Deutsche und Russen 1945

Die Befreiung vom Nationalsozialismus 1945 ging einher mit Schrecken für zahlreiche Menschen im Osten Deutschlands, vor allem für die Frauen und Mädchen dort. Ein Blick auf neuere belletristische und wissenschaftliche Literatur dazu.


Hannelore Klar: Wir müssen weit gehen, liebes Kind. 8. Mai 1945 – eine Spurensuche, Görlitz: Viadukt 2009, 160 S., € 12,90, ISBN: 9783929872583.

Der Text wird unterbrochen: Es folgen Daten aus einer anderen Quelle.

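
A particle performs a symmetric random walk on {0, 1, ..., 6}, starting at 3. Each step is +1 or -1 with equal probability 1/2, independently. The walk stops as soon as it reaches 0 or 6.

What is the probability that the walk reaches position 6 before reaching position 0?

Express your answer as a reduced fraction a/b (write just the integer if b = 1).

Symmetric walk (p = 1/2): the harmonic-function argument gives P(hit 6 before 0 | start at 3) = a/N.
P = 3/6 = 1/2

Answer: 1/2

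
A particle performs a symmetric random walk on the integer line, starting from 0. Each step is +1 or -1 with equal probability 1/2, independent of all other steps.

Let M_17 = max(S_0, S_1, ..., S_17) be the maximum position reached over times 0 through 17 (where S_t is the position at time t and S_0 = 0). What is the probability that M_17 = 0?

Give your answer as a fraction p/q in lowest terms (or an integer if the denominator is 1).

Answer: 12155/65536

Derivation:
Let M_17 = max(S_0,...,S_17). Use the reflection principle: for j ≥ 1, #{paths with M_17 ≥ j} = #{S_17 ≥ j} + #{S_17 ≥ j+1}.
P(M_17 ≥ 0) = 1 since S_0 = 0, so #{M_17 ≥ 0} = 131072.
#{M_17 ≥ 1} = #{S_17 ≥ 1} + #{S_17 ≥ 2} = 65536 + 41226 = 106762.
#{M_17 = 0} = 131072 - 106762 = 24310.
P(M_17 = 0) = 24310/131072 = 12155/65536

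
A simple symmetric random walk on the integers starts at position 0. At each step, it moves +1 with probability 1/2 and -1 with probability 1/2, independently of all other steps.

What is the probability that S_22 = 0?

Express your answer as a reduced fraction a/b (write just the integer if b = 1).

Answer: 88179/524288

Derivation:
To return to 0 after 22 steps: need exactly 11 steps of +1 and 11 of -1.
Favorable paths: C(22,11) = 705432
Total paths: 2^22 = 4194304
P = 705432/4194304 = 88179/524288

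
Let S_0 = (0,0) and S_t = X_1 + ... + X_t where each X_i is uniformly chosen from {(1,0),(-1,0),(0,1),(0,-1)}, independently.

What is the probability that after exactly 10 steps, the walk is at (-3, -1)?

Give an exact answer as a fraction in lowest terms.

Let h be the number of horizontal steps (so 10-h are vertical). To end at (-3,-1) need (h-3)/2 right-steps and ((10-h)-1)/2 up-steps.
Sum over h with 3 ≤ h ≤ 9, h ≡ 1 (mod 2), 10-h ≡ 1 (mod 2):
h=3: C(10,3)·C(3,0)·C(7,3) = 120·1·35 = 4200
h=5: C(10,5)·C(5,1)·C(5,2) = 252·5·10 = 12600
h=7: C(10,7)·C(7,2)·C(3,1) = 120·21·3 = 7560
h=9: C(10,9)·C(9,3)·C(1,0) = 10·84·1 = 840
Total favorable: 25200
Total paths: 4^10 = 1048576
P = 25200/1048576 = 1575/65536

Answer: 1575/65536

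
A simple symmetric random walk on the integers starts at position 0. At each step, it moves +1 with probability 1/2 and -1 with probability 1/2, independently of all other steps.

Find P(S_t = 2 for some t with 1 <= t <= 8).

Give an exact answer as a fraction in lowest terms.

Answer: 65/128

Derivation:
Count via complement. Let g(t,s) = #length-t paths at position s with S_1..S_t all ≠ 2.
g(t,s) = g(t-1,s-1) + g(t-1,s+1) for s ≠ 2; g(t,2) = 0.
t=0: g(0,0)=1
t=1: g(1,-1)=1 g(1,1)=1
t=2: g(2,-2)=1 g(2,0)=2
t=3: g(3,-3)=1 g(3,-1)=3 g(3,1)=2
t=4: g(4,-4)=1 g(4,-2)=4 g(4,0)=5
t=5: g(5,-5)=1 g(5,-3)=5 g(5,-1)=9 g(5,1)=5
t=6: g(6,-6)=1 g(6,-4)=6 g(6,-2)=14 g(6,0)=14
t=7: g(7,-7)=1 g(7,-5)=7 g(7,-3)=20 g(7,-1)=28 g(7,1)=14
t=8: g(8,-8)=1 g(8,-6)=8 g(8,-4)=27 g(8,-2)=48 g(8,0)=42
Paths never hitting 2: Σ_s g(8,s) = 126
Paths hitting 2: 2^8 - 126 = 130
P = 130/256 = 65/128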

Peter Böthig, Peter Walther (Hg.): Die Russen sind da. Kriegsalltag und Neubeginn 1945 in Tagebüchern aus Brandenburg, Berlin: Lukas 2011, 512 S., € 19,80, ISBN: 9783867320795.

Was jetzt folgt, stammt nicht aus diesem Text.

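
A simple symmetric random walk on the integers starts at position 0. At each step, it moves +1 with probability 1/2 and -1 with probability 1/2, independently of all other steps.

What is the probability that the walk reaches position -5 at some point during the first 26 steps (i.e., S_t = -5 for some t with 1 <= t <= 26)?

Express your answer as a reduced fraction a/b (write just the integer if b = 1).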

Gabi Köpp: Warum war ich bloß ein Mädchen? Das Trauma einer Flucht 1945, München: Herbig 2010, 160 S., € 16,99, ISBN: 9783776626292.

Ingo von Münch: "Frau, komm!". Die Massenvergewaltigungen deutscher Frauen und Mädchen 1944/45, Graz: Ares 2009, 208 S., € 19,90, ISBN: 9783902475787.

Ulrich Schacht: Vereister Sommer. Auf der Suche nach meinem russischen Vater, Berlin: Aufbau, 221 S., € 19,95, ISBN: 9783351027292.


Spätestens seit 2002 das umfangreiche Buch von Jörg Friedrich "Der Brand. Deutschland im Bombenkrieg 1940–1945" erschien, werden auch die deutschen Opfer von Krieg und Nachkriegszeit verstärkt in die geschichtswissenschaftliche Forschung einzubezogen. Ein besonderes Kapitel dieser Geschichtsaufarbeitung betrifft die Deutschen unter sowjetrussischer Herrschaft während des Kriegsendes und in der Sowjetischen Besatzungszone 1945–1949, worüber Manfred Thiele die beiden, nur auf Thüringen bezogenen, eindrucksvollen, wiewohl kaum bekannt gewordenen Bücher "Vae victis. Mühlhausen unter sowjetischer Besatzungsdiktatur" (2004)[1] und "Flucht ohne Ende. Bürgerverluste der Stadt Mühlhausen von 1945–1961" (2006) geschrieben hat.

Fußnoten

1.
Rezensiert in: DA 38 (2005) 2, S. 370.